Designer, Researcher, Teacher, Maker

Seattle Design Festival

Seattle Design Festival: an Interactive Public Installation

 

Two days on Occidental Square hearing from Seattlelites how they think and feel about homelessness in their city.

At the onset of this project, the unhoused population of Seattle was climbing year-on-year. Yet, when Richelle Dumond and I looked at our community, we saw a need for more public discourse around solutions and equity. When Design in Public called for installation proposals around the theme of Design Change…

We pointed our design chops at provoking conversations around equity, ownership, and how to make meaningful change.

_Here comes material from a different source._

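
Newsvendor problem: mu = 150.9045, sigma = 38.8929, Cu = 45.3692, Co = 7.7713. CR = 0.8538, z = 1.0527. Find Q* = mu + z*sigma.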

Our two-lady design-built installation housed three interactions. It drew passersby in with an interactive screen that dynamically displayed the story of the Seattle City Council’s actions on homelessness as the visitor walked closer. It prompted them to reflect on their most treasured possessions. Last, people could choose information to take away about how to get involved in making change.

The unintentional consequences of design often affect our communities in disproportionate and inequitable ways.

We think design is by nature a political act. It is not neutral and we don’t strive to be in what we make. This installation wasn’t designed to solve homelessness, or even to generate ideas about how to solve it. It was designed to show up-to-date information about the actions of powerful decision-makers—and the impacts of their work—to inspire individual action.

By inviting visitors into the story, an abstract, complex problem and its impacts became approachable, tangible, and for some—actionable.